The 33-year-old Ohio native Curry later expanded on his thoughts about passing one of the greatest players in basketball history on the Warriors all-time list. He told reporters:
"It's crazy. Any time you hear his
name, it's kind of daunting because you know his records are so hard
"I can't remember how many games he played as a Warrior, and how many I've played, but to be anywhere near him in any record book or now be on top, it's surreal, and it's wild. Because if you grow up in the game of basketball and you hear his name, you know it's something extremely special, no matter what it is."
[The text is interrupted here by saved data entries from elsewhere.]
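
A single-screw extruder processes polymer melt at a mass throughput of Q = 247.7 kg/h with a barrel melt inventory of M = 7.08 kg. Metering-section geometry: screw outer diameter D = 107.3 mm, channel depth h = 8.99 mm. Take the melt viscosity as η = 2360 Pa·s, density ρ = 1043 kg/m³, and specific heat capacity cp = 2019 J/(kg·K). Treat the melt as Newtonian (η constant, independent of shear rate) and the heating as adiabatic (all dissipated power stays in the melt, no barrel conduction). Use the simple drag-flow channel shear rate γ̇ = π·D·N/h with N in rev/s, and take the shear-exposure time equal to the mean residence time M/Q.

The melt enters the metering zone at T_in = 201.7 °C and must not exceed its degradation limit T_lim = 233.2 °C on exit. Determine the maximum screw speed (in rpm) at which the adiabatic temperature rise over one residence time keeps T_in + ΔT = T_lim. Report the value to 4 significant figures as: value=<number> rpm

value=26.45 rpm

Q_s = Q / 3600 = 247.7 / 3600 = 0.0688056 kg/s
t_res = M / Q_s = 7.08 ÷ 0.0688056 = 102.899 s
Geometry in SI: D = 107.3 mm → 0.1073 m, h = 8.99 mm → 0.00899 m
Allowable rise: ΔT_a = T_lim − T_in = 233.2 − 201.7 = 31.5 K
γ̇_max² = ΔT_a·ρ·cp/(η·t_res) = 31.5·1043·2019/(2360·102.899) = 273.155 s⁻²
γ̇_max = √273.155 = 16.5274 s⁻¹
N_max = γ̇_max·h / (π·D) = 16.5274 · 0.00899 / (π · 0.1073) = 0.440773 rev/s = 26.4464 rpm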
Golden State head coach Steve Kerr believes the franchise will have to find a special way to honor Curry, much like the Dallas Mavericks have done with Dirk Nowitzki:
"When you play in Dallas now, when you look on the floor, there's a silhouette of Dirk [Nowitzki] shooting his signature fadeaway on each end of the floor. And I love that; I thought it was a really great idea from the Mavericks. It's such a great way to sort of honor Dirk and remember his legacy. I imagine there will be something like that here. Maybe a picture of Steph like holding his mouthpiece or something."
The contrast between Curry and Chamberlain shows how much the game has evolved over the decades.
Previously dominated by post players, now the NBA is led by guards who can do everything from run the offense to score off the dribble or knock down outside shots, while bigs like Nikola Jokic and Zion Williamson are taking on ball-handling duties with frontcourt frames.
Curry explained he does occasionally think about how his style of play helped revolutionize the game:
"A little bit. But I think, for me, it's always been one of those situations where it's much more productive to look forward, stay in the moment, but look forward to what else I want to accomplish. I understand the game has changed a lot. I understand I've had a huge part in that. It's not for me to come up here and try to articulate that. It's just playing basketball and enjoying what I get to do every day, and that's why I think good things keep happening, because I try to embrace what's next. Who I get to go hoop with every day and the challenges of each season."
The seven-time All-Star and three-time NBA champion now sits 81st on the league's all-time scoring list. The next player he'll pass is another former Warriors star, Chris Mullin (17,911).
Golden State returns to action Wednesday when it visits Chesapeake Energy Arena to face off with the Oklahoma City Thunder.